Frederick Sheehan - Coming Collapse of the Municipal Bond Market

Article Submitted by: Sam Cass
Bonds


Author and former analyst Fred Sheehan writes that the municipal bond market is ripe for collapse. He states that investors are naive if they think that munis are a safe place to stash cash.

 

Submitted: Nov 27, 2009    Views: 543    Comments: 0    Likes: 4   


Author and former analyst Fred Sheehan writes that the municipal bond market is ripe for collapse. He states that investors are naive if they think that munis are a safe place to stash cash. His main thesis is that:

  • Losses on pension investments will require much higher levels of future contribution, further taxing municipalities.
  • Spending in states, cities, and towns has exploded and shows little sign of abating.
  • Municipalities can no longer rely on accounting gimmicks to balance the books.
  • Disclosure to retain investors is poor and thus many are saddled with bad bonds.

So is this a problem? I did a little bit of research and discovered that municipal bond investors should be concerned. First, let's state that municipal bonds are generally much safer than corporate bonds. Municipal bankruptcy filings are very rare in comparison to their corporate cousins. Of more than 55,000 municipal entities, fewer than 600 have filed for bankruptcy protection since 1937.

In comparison, for the 12 month period ending June 30, 2007 alone, the Administrative Office for the U.S. Courts reported Chapter 7 filings of 450,332, Chapter 11 filings of 5,586 and total business filings of 23,889.

But rising salaries and pension obligations are threatening the finances of municipalities at the same time that revenue is dropping. Think the city equivalent of General Motors. Indeed, according to an interview done with James Spiotto, Partner, Chapman and Cutler LLP:

"Consider this staggering comparison: State and local public employees comprise approximately 12 percent of the U.S. workforce and have an estimated $800 billion or more of unfunded pension liabilities (not counting other post-employment benefits). By comparison, employees in the private or corporate sector make up about 78 percent of the U.S. workforce with an estimated $450 billion of unfunded liabilities."

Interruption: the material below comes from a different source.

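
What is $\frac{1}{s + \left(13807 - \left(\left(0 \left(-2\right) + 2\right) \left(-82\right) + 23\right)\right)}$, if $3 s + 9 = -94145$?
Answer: $- \frac{3}{52310} \approx -5.735 \cdot 10^{-5}$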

That's a staggering pension liability borne by every non-public employee who pays taxes. Other figures show that public employees now make 120% of private-sector employees when wages and benefits are included. Working for the government has never been more lucrative.

The city where I live recently had an override vote. It was narrowly rejected. But  at the same time, the teachers, firefighters, policeman, etc. are still expecting to receive their 3-4% salary adjustments. That's fine, but the voters should look at what happened to Vallejo, CA. It needed to file for Chapter 9 because pension and salary obligations overwhelmed its budgets.

Municipal bond investors should keep a sharp eye on those municipalities that are able to manage their budgets, and those that are spending money like its 2006 again. Because although municipal bond defaults are rare, they can happen.